Maybe this plot of the gravitational field will help:
EDIT re the comment:
First of all you mean electric field lines, not magnetic. And yes, they do look the same because they are the same. The underlying field equations are identical (in the static nonrelativistic limit). The difference is that for gravity like charges attract whereas for electric forces like charges repel.
Maybe the plot is a little less than clear. Keep in mind this plot is the force on the fluid, not the bubbles. You were meant to take away that the fluid in between the bubbles flows out of the space and the bubbles get closer. ;)
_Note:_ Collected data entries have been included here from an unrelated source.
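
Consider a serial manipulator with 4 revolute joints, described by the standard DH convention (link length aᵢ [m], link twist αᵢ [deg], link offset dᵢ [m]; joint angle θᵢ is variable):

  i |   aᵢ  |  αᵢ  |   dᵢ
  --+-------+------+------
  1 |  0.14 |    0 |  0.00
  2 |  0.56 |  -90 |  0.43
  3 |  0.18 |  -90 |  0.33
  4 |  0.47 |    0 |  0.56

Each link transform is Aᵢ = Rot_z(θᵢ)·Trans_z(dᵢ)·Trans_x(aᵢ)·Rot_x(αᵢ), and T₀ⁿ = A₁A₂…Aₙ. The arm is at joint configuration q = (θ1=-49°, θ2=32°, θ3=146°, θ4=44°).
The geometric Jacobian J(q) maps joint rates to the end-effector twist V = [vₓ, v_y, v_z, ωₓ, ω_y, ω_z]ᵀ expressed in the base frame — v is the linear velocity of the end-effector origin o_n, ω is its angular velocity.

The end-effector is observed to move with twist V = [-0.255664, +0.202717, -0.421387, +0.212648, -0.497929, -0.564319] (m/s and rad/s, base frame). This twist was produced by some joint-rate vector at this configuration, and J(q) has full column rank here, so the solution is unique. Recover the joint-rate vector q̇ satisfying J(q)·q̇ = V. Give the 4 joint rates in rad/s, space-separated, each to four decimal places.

-0.8460 0.7990 -0.4140 -0.6240

o_n = [-0.0818, -0.0489, 0.6045]
J₁: ẑ×o_n = [0.0489, -0.0818, 0.0000], ω = ẑ
J2: z=[0.0000, 0.0000, 1.0000] o=[0.0918, -0.1057, 0.0000] → [-0.0568, -0.1737, 0.0000, 0.0000, 0.0000, 1.0000]
J3: z=[0.2924, 0.9563, 0.0000] o=[0.6274, -0.2694, 0.4300] → [0.1669, -0.0510, 0.7427, 0.2924, 0.9563, 0.0000]
J4: z=[-0.5348, 0.1635, 0.8290] o=[0.5812, 0.0898, 0.3293] → [0.1600, -0.4025, 0.1826, -0.5348, 0.1635, 0.8290]
q̇ = J⁺·V = [-0.8460, 0.7990, -0.4140, -0.6240]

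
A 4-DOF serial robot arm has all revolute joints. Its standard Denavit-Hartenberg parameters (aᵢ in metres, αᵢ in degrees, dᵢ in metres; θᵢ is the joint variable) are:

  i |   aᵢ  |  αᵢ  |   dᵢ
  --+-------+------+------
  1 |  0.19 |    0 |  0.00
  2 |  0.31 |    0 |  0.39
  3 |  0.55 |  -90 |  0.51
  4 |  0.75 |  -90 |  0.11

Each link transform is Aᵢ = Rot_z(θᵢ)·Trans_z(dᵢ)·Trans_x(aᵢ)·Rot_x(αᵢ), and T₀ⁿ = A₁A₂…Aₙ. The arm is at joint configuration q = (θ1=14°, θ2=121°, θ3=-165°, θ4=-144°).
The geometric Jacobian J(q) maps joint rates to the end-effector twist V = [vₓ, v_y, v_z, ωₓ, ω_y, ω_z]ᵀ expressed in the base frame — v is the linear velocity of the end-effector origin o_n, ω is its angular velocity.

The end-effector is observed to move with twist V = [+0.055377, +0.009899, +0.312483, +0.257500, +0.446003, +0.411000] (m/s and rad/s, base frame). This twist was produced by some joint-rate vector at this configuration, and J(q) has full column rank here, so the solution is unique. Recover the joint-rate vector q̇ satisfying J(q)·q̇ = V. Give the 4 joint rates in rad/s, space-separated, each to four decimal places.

0.9180 -0.6980 0.1910 0.5150

o_n = [-0.0290, 0.3888, 1.3408]
J₁: ẑ×o_n = [-0.3888, -0.0290, 0.0000], ω = ẑ
J2: z=[0.0000, 0.0000, 1.0000] o=[0.1844, 0.0460, 0.0000] → [-0.3428, -0.2134, 0.0000, 0.0000, 0.0000, 1.0000]
J3: z=[0.0000, 0.0000, 1.0000] o=[-0.0348, 0.2652, 0.3900] → [-0.1236, 0.0058, 0.0000, 0.0000, 0.0000, 1.0000]
J4: z=[0.5000, 0.8660, 0.0000] o=[0.4415, -0.0098, 0.9000] → [0.3818, -0.2204, 0.6068, 0.5000, 0.8660, 0.0000]
q̇ = J⁺·V = [0.9180, -0.6980, 0.1910, 0.5150]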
To really do this problem properly you need some assumptions about the fluid: namely that it has surface tension to stabilise the bubbles and also that the flow is incompressible (otherwise you need to keep track of the density everywhere and it gets truly awful). You also need to put the system in a box (it can be a gigantic box - the size of it doesn't really matter in the end) just to avoid the ambiguities of having an infinite mass of fluid. Under these assumptions you can argue that the bubbles can't expand, and also any flow out of one region has to be balanced by a flow into another region.
I'm guessing you're not at the point of seeing field theory yet. Take this as an illustration that there are complicated ways of doing simple problems. The advantage of field theory is that it is much more general and powerful for other problems. But for this you don't really need it - the "negative mass" argument gives you the right answer. But this may give you confidence that the argument given about "negative mass" is correct. In fact, this is better because we don't need to invoke "negative mass" at all - we just talk about the fluid.
If you assume, based on the above, that the bubbles don't change shape or size, then you can treat the problem very simply. All you need to know is that the gravitational potential of a bubble is
$$ \phi(r) \propto \frac{1}{r}, $$
with a positive sign outside the bubble and
$$ \phi(r) = \text{a constant}, $$
inside the bubble. If you know Poisson's equation for the gravitational field you can derive this. You get the total potential by adding the potentials created by the two bubbles. You also need to know the gravitational energy a little parcel of fluid of volume $\Delta V$ is given by
$$ \Delta U = \phi(x,y,z) \rho(x,y,z) \Delta V, $$
where $\rho(x,y,z)$ is the density, which is constant everywhere outsite a bubble and zero anywhere inside. You add up the energy for every piece of fluid ("do an integral") to get the total energy, and see if it increases or decreases with respect to increasing the seperation between the bubbles. The system will naturally go in the direction that decreases the total energy.
So what does the energy look like? Here (energy units are arbitrary, length units are in bubble radii):
At seperations less than 2 radii the bubbles are intersecting so you can no longer trust the calculation - surely the bubbles start changing shape when they collide! But for larger seperations the calculation is ok and look, the energy increases. So it costs energy to pull the bubbles apart. The bubbles are attracted to each other!
The fact that nearly the same calculation done for electromagnetism gives charges which repel each other is an interesting and important clue to the difference between the two theories. If you are really super keen you might have a go at that problem one day.